Allianz reports roughly 1,150 vessels and $125 billion worth of ships and cargo stranded in the Persian Gulf, with the Strait of Hormuz blockade elevating geopolitical risk to shipping's number-one threat and forcing the industry to pivot from cost efficiency to supply-chain resilience.

01

How bad is the Persian Gulf gridlock?

1,150 cargo ships carrying roughly $125 billion in vessels and goods are stuck in the Persian Gulf, awaiting the reopening of the Strait of Hormuz.
About 20,000 seafarers are stranded with them, facing prolonged exposure to attack threats and psychological stress.
This means → it is not just a logistics bottleneck — it is a simultaneous asset-safety and human-safety crisis.
02

Why does Allianz call this a "new maritime order"?

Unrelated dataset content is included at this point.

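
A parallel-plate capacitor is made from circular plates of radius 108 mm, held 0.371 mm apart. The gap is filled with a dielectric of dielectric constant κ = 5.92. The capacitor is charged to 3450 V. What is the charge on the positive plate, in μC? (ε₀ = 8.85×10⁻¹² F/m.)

A = π(108 mm)² = 3.66×10⁻² m².
C = κε₀A/d = 5.92 × 8.85×10⁻¹² × 3.66×10⁻² / 3.71×10⁻⁴ = 5.17×10⁻⁹ F.
Q = CV = 5.17×10⁻⁹ × 3450 = 1.79×10⁻⁵ C.

17.9 μC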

Allianz classifies the Hormuz blockade and reported mining operations as the latest in a string of major shipping disruptions.
The report introduces the concept of a "new maritime order": strategic-waterway risk is rising, established trade routes are being disrupted, and risk premiums are climbing.
In plain terms = shipping companies used to optimize for "how to cut costs"; now the first question is "can the ship get there safely?"
03

Can shipowners still get insurance — and at what cost?

Allianz notes that marine insurance has remained available throughout the conflict, but hull and cargo premiums have both risen.
The core problem for shipowners, the report stresses, is not insurability — it is the physical risk to vessels and crews operating in a conflict zone.
This means → premium hikes are a line-item cost; the real risk — crew safety and asset destruction — cannot be fully covered by any policy.
04

What does this mean for the industry at large?

Allianz Commercial CEO Thomas Lillelund stated: "Resilience, geopolitics, and efficiency must be balanced — the cost of uncertainty is reshaping the entire shipping industry."
Global head of marine risk advisory Rahul Khanna warned that the Hormuz blockade sets a dangerous precedent, casting doubt on the long-term security of this and other critical chokepoints.
This reflects a structural shift in how shipping risk is priced — geopolitics is no longer an occasional disruption but a cost that must be permanently built in.

Content is for reference only, not financial advice.